Just as shipyard executives were complaining that the cruise ship market was dead or at best zombie-like, two orders materialized, for one ship, plus an option, for TUI Cruises, going to STX Finland, and one more yacht-like ship for Compagnie du Ponant, going to Fincantieri. TUI ordered a 97,000-ton, 2,500-passenger ship for delivery in 2014. The company has an option on a second, which it said must be exercised within 12 months.
Neither TUI nor STX announced the building cost, which is assumed to be very attractive considering the market conditions. Ponant ordered a sister ship to the 264-passenger Le Boreal and L’Austral, which were also built by Fincantieri. It is slated to be delivered in 2013. The all-inclusive building cost was reported to be 100 million euro.Battling for Orders
“We have come down from a booming market for cruise-ship building that reached its peak in 2007,” said Corrado Antonini, chairman of Fincantieri.
He said that the future newbuilding pace will be more or less half of what it was in the past decade. Making the situation even tougher is the fact that the number of shipyards in the cruise market has increased, but the order volume has not.
In its Q2 report issued in late August, STX Europe said that the cruise and ferry market was improving, but remained challenging.
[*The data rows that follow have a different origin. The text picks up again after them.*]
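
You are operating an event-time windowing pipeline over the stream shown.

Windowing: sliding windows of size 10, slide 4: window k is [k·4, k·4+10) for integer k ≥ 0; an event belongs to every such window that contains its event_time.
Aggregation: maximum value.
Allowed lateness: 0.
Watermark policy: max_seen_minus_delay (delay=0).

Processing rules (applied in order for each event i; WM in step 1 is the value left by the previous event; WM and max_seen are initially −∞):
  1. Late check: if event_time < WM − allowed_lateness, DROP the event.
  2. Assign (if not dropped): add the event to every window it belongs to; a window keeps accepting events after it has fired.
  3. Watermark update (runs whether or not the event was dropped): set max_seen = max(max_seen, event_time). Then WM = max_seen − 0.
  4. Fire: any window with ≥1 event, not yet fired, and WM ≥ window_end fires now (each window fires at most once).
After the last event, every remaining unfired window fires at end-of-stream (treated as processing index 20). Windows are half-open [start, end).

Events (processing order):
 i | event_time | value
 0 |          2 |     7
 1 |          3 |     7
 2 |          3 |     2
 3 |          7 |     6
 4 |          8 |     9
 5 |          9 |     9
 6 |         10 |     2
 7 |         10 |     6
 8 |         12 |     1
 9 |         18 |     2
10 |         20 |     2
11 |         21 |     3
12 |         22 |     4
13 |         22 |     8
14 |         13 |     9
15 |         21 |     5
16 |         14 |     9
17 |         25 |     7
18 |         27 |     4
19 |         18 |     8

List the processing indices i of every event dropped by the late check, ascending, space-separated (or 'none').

14 15 16 19

i=0 t=2 v=7: → [0,10); WM=2
i=1 t=3 v=7: → [0,10); WM=3
i=2 t=3 v=2: → [0,10); WM=3
i=3 t=7 v=6: → [4,14),[0,10); WM=7
i=4 t=8 v=9: → [8,18),[4,14),[0,10); WM=8
i=5 t=9 v=9: → [8,18),[4,14),[0,10); WM=9
i=6 t=10 v=2: → [8,18),[4,14); WM=10; [0,10) fires=9
i=7 t=10 v=6: → [8,18),[4,14); WM=10
i=8 t=12 v=1: → [12,22),[8,18),[4,14); WM=12
i=9 t=18 v=2: → [16,26),[12,22); WM=18; [4,14) fires=9 [8,18) fires=9
i=10 t=20 v=2: → [20,30),[16,26),[12,22); WM=20
i=11 t=21 v=3: → [20,30),[16,26),[12,22); WM=21
i=12 t=22 v=4: → [20,30),[16,26); WM=22; [12,22) fires=3
i=13 t=22 v=8: → [20,30),[16,26); WM=22
i=14 t=13 v=9: DROP (t<22-0); WM=22
i=15 t=21 v=5: DROP (t<22-0); WM=22
i=16 t=14 v=9: DROP (t<22-0); WM=22
i=17 t=25 v=7: → [24,34),[20,30),[16,26); WM=25
i=18 t=27 v=4: → [24,34),[20,30); WM=27; [16,26) fires=8
i=19 t=18 v=8: DROP (t<27-0); WM=27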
That market description means that there are prospective projects, explained to Timo Suistio, executive vice president and COO at STX Finland and director of the Rauma shipyard. “The volume is low,” he added, “but the market is alive – it is not dead. And it also means that the price level on recent orders is very low.
The shipyards face two main issues, according to Jacques Hardelay, president of STX France: The reduced building pace, and as a consequence of that, the downward pressure on pricing as building capacity exceeds demand.
“The customers want to pay less for more complex ships,” he added.